Amazon and iRobot were forced to abandon the merger after European regulators announced they would block the deal. Shockingly, the FTC at the time stated it was “pleased” the transaction had failed, despite the consequences of job loss and reduced innovation.
— By hollowing out the innovation ecosystem in the US, the agency is providing a pathway for Chinese competitors, like Ecovacs Robotics to overtake the market.
— In a statement, CCIA outlined the consequence of the failed merger, an unforced error that will only hurt American companies and jobs, and benefit Chinese companies: “While there was no plausible risk to competition from a U.S. retailer acquiring a struggling U.S. vacuum maker in a sector overtaken by dynamic Chinese manufacturers, the abandonment of this deal resulted in a loss of American jobs and further ground being conceded in the market to Chinese companies.”
— As CCIA President Matt Schruers explained, there is a real risk of iRobot being sold for parts to Chinese competitors: “This news of iRobot’s potential demise is unfortunately not surprising. This result should serve as a cautionary tale for the incoming FTC that efforts to block low-risk mergers will mean US job losses and companies like iRobot being sold for scrap – possibly to Chinese competitors.” He added in a separate comment that, “By blocking this deal, the FTC ensured the droids mapping American homes are likelier to be made in China.”
Moreover, when acquirers fear excessive regulatory interference, startups and mid-sized tech companies are most vulnerable to this uncertainty. Investors are less likely to back firms that cannot attract larger companies as potential buyers, limiting growth opportunities for the entire sector.
— This is even more critical today as U.S. venture capital fundraising sees a sharp investment decline, which means there are fewer opportunities for innovators to find capital and resources.
Consumer Welfare Should be the Gold Standard for Evaluating M&A Activity
As we have discussed before, the FTC’s mandate should be rooted in consumer protection; M&A activity should be assessed on the basis of whether it will ultimately improve or worsen outcomes for consumers.

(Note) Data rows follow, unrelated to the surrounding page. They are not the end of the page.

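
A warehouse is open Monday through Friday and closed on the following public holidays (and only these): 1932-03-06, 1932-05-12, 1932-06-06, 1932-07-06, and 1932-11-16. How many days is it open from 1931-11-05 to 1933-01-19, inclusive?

1931-11-05 is a Thursday.
The range spans 442 days (inclusive of both endpoints).
442 = 7 × 63 + 1, so there are 63 full weeks plus 1 extra day.
Each full week contributes 5 weekdays (Mon–Fri): 63 × 5 = 315.
The 1 extra day is Thu — 1 of them qualifies.
Total: 315 + 1 = 316.
Holidays: 1932-03-06 (Sun); 1932-05-12 (Thu); 1932-06-06 (Mon); 1932-07-06 (Wed); 1932-11-16 (Wed).
4 of the 5 holidays fall on weekdays; the rest are weekends and were already excluded.
Business days: 316 − 4 = 312.

312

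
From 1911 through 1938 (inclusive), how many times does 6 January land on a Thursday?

Day of week of January 6 in each year:
1911: Fri, 1912: Sat, 1913: Mon, 1914: Tue, 1915: Wed, 1916: Thu ✓, 1917: Sat, 1918: Sun, 1919: Mon, 1920: Tue, 1921: Thu ✓, 1922: Fri, 1923: Sat, 1924: Sun, 1925: Tue, 1926: Wed, 1927: Thu ✓, 1928: Fri, 1929: Sun, 1930: Mon, 1931: Tue, 1932: Wed, 1933: Fri, 1934: Sat, 1935: Sun, 1936: Mon, 1937: Wed, 1938: Thu ✓
Thursdays: 1916, 1921, 1927, 1938.

4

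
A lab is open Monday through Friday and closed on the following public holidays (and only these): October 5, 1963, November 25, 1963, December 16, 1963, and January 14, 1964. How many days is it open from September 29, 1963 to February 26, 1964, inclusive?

105

September 29, 1963 is a Sunday.
That's 151 days from start to end, counting both.
151 = 7 × 21 + 4, so there are 21 full weeks plus 4 extra days.
Each full week contributes 5 weekdays (Mon–Fri): 21 × 5 = 105.
The 4 extra days are Sunday, Monday, Tuesday, Wednesday — 3 of them qualify.
Total: 105 + 3 = 108.
Holidays: October 5, 1963 (Sat); November 25, 1963 (Mon); December 16, 1963 (Mon); January 14, 1964 (Tue).
3 of the 4 holidays fall on weekdays; the rest are weekends and were already excluded.
Business days: 108 − 3 = 105.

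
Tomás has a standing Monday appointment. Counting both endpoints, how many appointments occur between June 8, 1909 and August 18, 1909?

10 Mondays

June 8, 1909 is a Tuesday.
That's 72 days from start to end, counting both.
72 = 7 × 10 + 2, so there are 10 full weeks plus 2 extra days.
Each full week contributes one Monday: 10 so far.
The 2 extra days are Tuesday, Wednesday — none qualify.
Total: 10 + 0 = 10.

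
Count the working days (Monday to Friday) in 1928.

January 1, 1928 is a Sunday.
From January 1, 1928 to December 31, 1928 is 366 days inclusive.
366 = 7 × 52 + 2, so there are 52 full weeks plus 2 extra days.
Each full week contributes 5 weekdays (Mon–Fri): 52 × 5 = 260.
The 2 extra days are Sun, Mon — 1 of them qualifies.
Total: 260 + 1 = 261.

261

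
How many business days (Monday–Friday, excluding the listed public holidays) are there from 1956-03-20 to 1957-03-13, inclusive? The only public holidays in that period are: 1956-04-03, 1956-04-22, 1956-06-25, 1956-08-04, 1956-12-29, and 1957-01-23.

1956-03-20 is a Tuesday.
That's 359 days from start to end, counting both.
359 = 7 × 51 + 2, so there are 51 full weeks plus 2 extra days.
Each full week contributes 5 weekdays (Mon–Fri): 51 × 5 = 255.
The 2 extra days are Tuesday, Wednesday — 2 of them qualify.
Total: 255 + 2 = 257.
Holidays: 1956-04-03 (Tue); 1956-04-22 (Sun); 1956-06-25 (Mon); 1956-08-04 (Sat); 1956-12-29 (Sat); 1957-01-23 (Wed).
3 of the 6 holidays fall on weekdays; the rest are weekends and were already excluded.
Business days: 257 − 3 = 254.

254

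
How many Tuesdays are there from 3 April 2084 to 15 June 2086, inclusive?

3 April 2084 is a Monday.
The range spans 804 days (inclusive of both endpoints).
804 = 7 × 114 + 6, so there are 114 full weeks plus 6 extra days.
Each full week contributes one Tuesday: 114 so far.
The 6 extra days are Mon, Tue, Wed, Thu, Fri, Sat — 1 of them qualifies.
Total: 114 + 1 = 115.

115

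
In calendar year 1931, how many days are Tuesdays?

52

Jan 1, 1931 is a Thursday.
From Jan 1, 1931 to Dec 31, 1931 is 365 days inclusive.
365 = 7 × 52 + 1, so there are 52 full weeks plus 1 extra day.
Each full week contributes one Tuesday: 52 so far.
The 1 extra day is Thu — none qualify.
Total: 52 + 0 = 52.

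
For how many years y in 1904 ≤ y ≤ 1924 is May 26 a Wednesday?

Day of week of May 26 in each year:
1904: Thu, 1905: Fri, 1906: Sat, 1907: Sun, 1908: Tue, 1909: Wed ✓, 1910: Thu, 1911: Fri, 1912: Sun, 1913: Mon, 1914: Tue, 1915: Wed ✓, 1916: Fri, 1917: Sat, 1918: Sun, 1919: Mon, 1920: Wed ✓, 1921: Thu, 1922: Fri, 1923: Sat, 1924: Mon
Wednesdays: 1909, 1915, 1920.

3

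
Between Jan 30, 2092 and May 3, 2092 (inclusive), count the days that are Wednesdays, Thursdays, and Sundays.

41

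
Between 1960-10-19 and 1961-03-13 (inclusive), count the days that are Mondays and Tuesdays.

1960-10-19 is a Wednesday.
That's 146 days from start to end, counting both.
146 = 7 × 20 + 6, so there are 20 full weeks plus 6 extra days.
Each full week contributes 2 days from the set (Mon, Tue): 20 × 2 = 40.
The 6 extra days are Wed, Thu, Fri, Sat, Sun, Mon — 1 of them qualifies.
Total: 40 + 1 = 41.

41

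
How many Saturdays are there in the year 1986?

1986-01-01 is a Wednesday.
That's 365 days from start to end, counting both.
365 = 7 × 52 + 1, so there are 52 full weeks plus 1 extra day.
Each full week contributes one Saturday: 52 so far.
The 1 extra day is Wednesday — none qualify.
Total: 52 + 0 = 52.

52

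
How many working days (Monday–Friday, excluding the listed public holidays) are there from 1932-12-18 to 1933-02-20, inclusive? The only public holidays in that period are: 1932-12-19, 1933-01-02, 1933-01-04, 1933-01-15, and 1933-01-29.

43 working days

1932-12-18 is a Sunday.
That's 65 days from start to end, counting both.
65 = 7 × 9 + 2, so there are 9 full weeks plus 2 extra days.
Each full week contributes 5 weekdays (Mon–Fri): 9 × 5 = 45.
The 2 extra days are Sunday, Monday — 1 of them qualifies.
Total: 45 + 1 = 46.
Holidays: 1932-12-19 (Mon); 1933-01-02 (Mon); 1933-01-04 (Wed); 1933-01-15 (Sun); 1933-01-29 (Sun).
3 of the 5 holidays fall on weekdays; the rest are weekends and were already excluded.
Business days: 46 − 3 = 43.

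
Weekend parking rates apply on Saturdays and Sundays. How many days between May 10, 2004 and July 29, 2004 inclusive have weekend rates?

22

May 10, 2004 is a Monday.
The range spans 81 days (inclusive of both endpoints).
81 = 7 × 11 + 4, so there are 11 full weeks plus 4 extra days.
Each full week contributes 2 weekend days (Sat, Sun): 11 × 2 = 22.
The 4 extra days are Monday, Tuesday, Wednesday, Thursday — none qualify.
Total: 22 + 0 = 22.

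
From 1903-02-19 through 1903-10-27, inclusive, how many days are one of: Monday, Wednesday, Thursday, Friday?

1903-02-19 is a Thursday.
The range spans 251 days (inclusive of both endpoints).
251 = 7 × 35 + 6, so there are 35 full weeks plus 6 extra days.
Each full week contributes 4 days from the set (Mon, Wed, Thu, Fri): 35 × 4 = 140.
The 6 extra days are Thu, Fri, Sat, Sun, Mon, Tue — 3 of them qualify.
Total: 140 + 3 = 143.

143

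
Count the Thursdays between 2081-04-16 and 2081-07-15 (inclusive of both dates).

2081-04-16 is a Wednesday.
The range spans 91 days (inclusive of both endpoints).
91 = 7 × 13, so the span is exactly 13 full weeks.
Each full week contributes one Thursday: 13 so far.
Total: 13.

13 Thursdays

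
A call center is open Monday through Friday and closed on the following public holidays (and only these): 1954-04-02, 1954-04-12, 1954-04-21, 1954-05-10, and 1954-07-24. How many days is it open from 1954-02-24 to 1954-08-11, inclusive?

117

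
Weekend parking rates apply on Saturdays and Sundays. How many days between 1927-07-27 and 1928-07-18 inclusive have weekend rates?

1927-07-27 is a Wednesday.
That's 358 days from start to end, counting both.
358 = 7 × 51 + 1, so there are 51 full weeks plus 1 extra day.
Each full week contributes 2 weekend days (Sat, Sun): 51 × 2 = 102.
The 1 extra day is Wednesday — none qualify.
Total: 102 + 0 = 102.

102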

A careful cost-benefit analysis of the iRobot transaction would have shown the immense potential in growing an American innovator – instead, regulators relied on careless assumptions about the state of retail to prevent the merger.
Rather than continuing to apply novel and untested theories of harm that do not put consumers first, the FTC should return to prioritizing consumers and analyzing in each case what is best for them. The FTC’s current leadership has indicated it is interested in returning to this more disciplined approach to M&A.